I also added a public static WordIter
named EOS
, which is equivalent to a beyond-to-end iterator and can be used in its place, as in:
while (wi != WordIter::EOS)
.....
This prevents the need to construct a new empty iterator each time through a loop.
Even though WordPtr
is just an input iterator, the weakest category, it can still be used with a large number of the Standard C++ library algorithms, such as copy
, count
, find
, for_each
, and transform
. (See Listing 3, WordIterTest.cpp
.)
In cases where you really want to modify the structure of the sentence, it’s best to use WordIter
to copy the words into a more robust container. The Standard C++ library allows you to do this in one line using copy
and a “back inserter”, as shown toward the end of Listing 3. So there is little need to enhance WordIter
with the ability to alter the original string.

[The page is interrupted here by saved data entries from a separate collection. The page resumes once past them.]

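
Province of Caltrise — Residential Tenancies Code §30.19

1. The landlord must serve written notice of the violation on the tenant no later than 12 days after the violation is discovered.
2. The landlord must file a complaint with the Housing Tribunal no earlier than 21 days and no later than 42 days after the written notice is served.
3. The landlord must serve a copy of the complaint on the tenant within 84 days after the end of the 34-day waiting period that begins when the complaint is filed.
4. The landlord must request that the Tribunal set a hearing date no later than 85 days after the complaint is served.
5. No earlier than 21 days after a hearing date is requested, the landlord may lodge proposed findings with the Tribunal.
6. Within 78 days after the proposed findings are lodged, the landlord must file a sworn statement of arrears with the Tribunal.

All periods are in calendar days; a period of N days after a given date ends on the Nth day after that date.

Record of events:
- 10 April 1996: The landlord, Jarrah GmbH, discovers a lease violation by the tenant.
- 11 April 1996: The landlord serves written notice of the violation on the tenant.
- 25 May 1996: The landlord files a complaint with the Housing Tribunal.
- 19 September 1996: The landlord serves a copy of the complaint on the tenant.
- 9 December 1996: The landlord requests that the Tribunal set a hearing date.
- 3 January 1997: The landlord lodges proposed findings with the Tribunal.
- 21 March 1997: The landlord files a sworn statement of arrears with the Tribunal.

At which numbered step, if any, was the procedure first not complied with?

(1) due by 10 April 1996 + 12 days = 22 April 1996; done 11 April 1996 — timely.
(2) the permitted window runs from 11 April 1996 + 21 = 2 May 1996 to 11 April 1996 + 42 = 23 May 1996; done 25 May 1996 — 2 days after the window closed.
That is the first point of non-compliance.

Step 2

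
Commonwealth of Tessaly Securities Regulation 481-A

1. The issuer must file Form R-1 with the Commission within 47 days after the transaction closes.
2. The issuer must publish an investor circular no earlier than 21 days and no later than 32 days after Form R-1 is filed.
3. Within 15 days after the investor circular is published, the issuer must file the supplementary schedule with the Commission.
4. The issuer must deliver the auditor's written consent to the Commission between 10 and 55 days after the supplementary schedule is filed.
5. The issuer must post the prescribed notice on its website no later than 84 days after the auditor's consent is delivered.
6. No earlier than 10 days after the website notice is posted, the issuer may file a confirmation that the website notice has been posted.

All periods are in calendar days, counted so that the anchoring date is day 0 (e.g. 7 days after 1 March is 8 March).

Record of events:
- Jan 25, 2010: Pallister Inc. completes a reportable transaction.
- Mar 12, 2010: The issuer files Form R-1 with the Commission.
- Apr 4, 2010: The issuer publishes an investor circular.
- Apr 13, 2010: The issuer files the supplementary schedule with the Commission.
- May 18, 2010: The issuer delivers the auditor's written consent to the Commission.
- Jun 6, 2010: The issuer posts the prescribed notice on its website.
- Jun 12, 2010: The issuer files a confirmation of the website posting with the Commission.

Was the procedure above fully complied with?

Step 1 — counting 47 days from Jan 25, 2010 (when the transaction closes) gives a deadline of Mar 13, 2010; done Mar 12, 2010 — timely.
Step 2 — 21 and 32 days from Mar 12, 2010 (when Form R-1 is filed) are Apr 2, 2010 and Apr 13, 2010 respectively; done Apr 4, 2010, which is between those dates.
Step 3 — counting 15 days from Apr 4, 2010 (when the investor circular is published) gives a deadline of Apr 19, 2010; Apr 13, 2010 is within that limit.
Step 4 — 10 and 55 days from Apr 13, 2010 (when the supplementary schedule is filed) are Apr 23, 2010 and Jun 7, 2010 respectively; May 18, 2010 falls inside that range.
Step 5 — counting 84 days from May 18, 2010 (when the auditor's consent is delivered) gives a deadline of Aug 10, 2010; Jun 6, 2010 is within that limit.
Step 6 — must wait 10 days from Jun 6, 2010 (when the website notice is posted), so not before Jun 16, 2010; done Jun 12, 2010 — 4 days too early.

No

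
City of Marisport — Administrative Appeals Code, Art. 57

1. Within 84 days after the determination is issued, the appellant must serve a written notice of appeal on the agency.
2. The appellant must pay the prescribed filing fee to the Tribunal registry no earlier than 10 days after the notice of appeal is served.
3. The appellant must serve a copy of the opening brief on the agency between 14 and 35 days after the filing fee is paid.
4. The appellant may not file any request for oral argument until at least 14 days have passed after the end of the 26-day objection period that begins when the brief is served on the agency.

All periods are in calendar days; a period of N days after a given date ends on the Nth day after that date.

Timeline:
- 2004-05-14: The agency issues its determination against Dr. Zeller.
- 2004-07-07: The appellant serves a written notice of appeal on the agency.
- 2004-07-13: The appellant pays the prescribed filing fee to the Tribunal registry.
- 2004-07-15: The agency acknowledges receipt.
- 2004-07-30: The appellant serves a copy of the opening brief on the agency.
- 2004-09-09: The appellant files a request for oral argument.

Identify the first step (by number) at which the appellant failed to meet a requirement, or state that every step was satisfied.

Step 1: 84 days after 2004-05-14 (when the determination is issued) is 2004-08-06; completed 2004-07-07, before the deadline.
Step 2: the earliest permitted date is 10 days after 2004-07-07 (when the notice of appeal is served), i.e. 2004-07-17; done 2004-07-13 — 4 days too early.

Step 2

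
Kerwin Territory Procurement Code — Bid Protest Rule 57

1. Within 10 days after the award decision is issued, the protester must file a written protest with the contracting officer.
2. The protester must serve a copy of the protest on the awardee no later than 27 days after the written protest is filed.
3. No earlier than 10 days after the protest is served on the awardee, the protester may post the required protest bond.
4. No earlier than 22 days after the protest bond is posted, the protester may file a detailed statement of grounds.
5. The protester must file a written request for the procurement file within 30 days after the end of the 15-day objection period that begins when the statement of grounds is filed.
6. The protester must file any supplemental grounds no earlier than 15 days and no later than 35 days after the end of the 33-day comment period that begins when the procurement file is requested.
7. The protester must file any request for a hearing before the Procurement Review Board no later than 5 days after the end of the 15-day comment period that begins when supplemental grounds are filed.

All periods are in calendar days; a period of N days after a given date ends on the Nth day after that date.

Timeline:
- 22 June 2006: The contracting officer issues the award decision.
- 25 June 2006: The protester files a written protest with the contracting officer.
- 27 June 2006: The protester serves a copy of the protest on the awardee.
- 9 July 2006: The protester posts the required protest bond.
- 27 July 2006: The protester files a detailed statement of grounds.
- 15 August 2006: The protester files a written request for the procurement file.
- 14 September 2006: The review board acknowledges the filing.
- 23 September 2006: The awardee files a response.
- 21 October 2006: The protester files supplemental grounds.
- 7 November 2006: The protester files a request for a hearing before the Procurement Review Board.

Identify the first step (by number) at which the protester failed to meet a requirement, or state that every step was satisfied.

(1) due by 22 June 2006 + 10 days = 2 July 2006; completed 25 June 2006, before the deadline.
(2) due by 25 June 2006 + 27 days = 22 July 2006; completed 27 June 2006, before the deadline.
(3) permitted from 27 June 2006 + 10 days = 7 July 2006 onward; 9 July 2006 is on or after that date.
(4) permitted from 9 July 2006 + 22 days = 31 July 2006 onward; 27 July 2006 is 4 days before the earliest permitted date.
The analysis stops there.

Step 4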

Note also that, like any Standard C++ library iterator, any change to the container into which an iterator points (in this case, the string holding the full sentence) invalidates the iterator, and any use of the iterator afterwards is undefined behavior. For those using MFC, conversion from using string
s to CString
s is a trivial matter, most of which can be done with your text editor’s “replace all” command. The only manual editing needed is in the “create from string” constructor.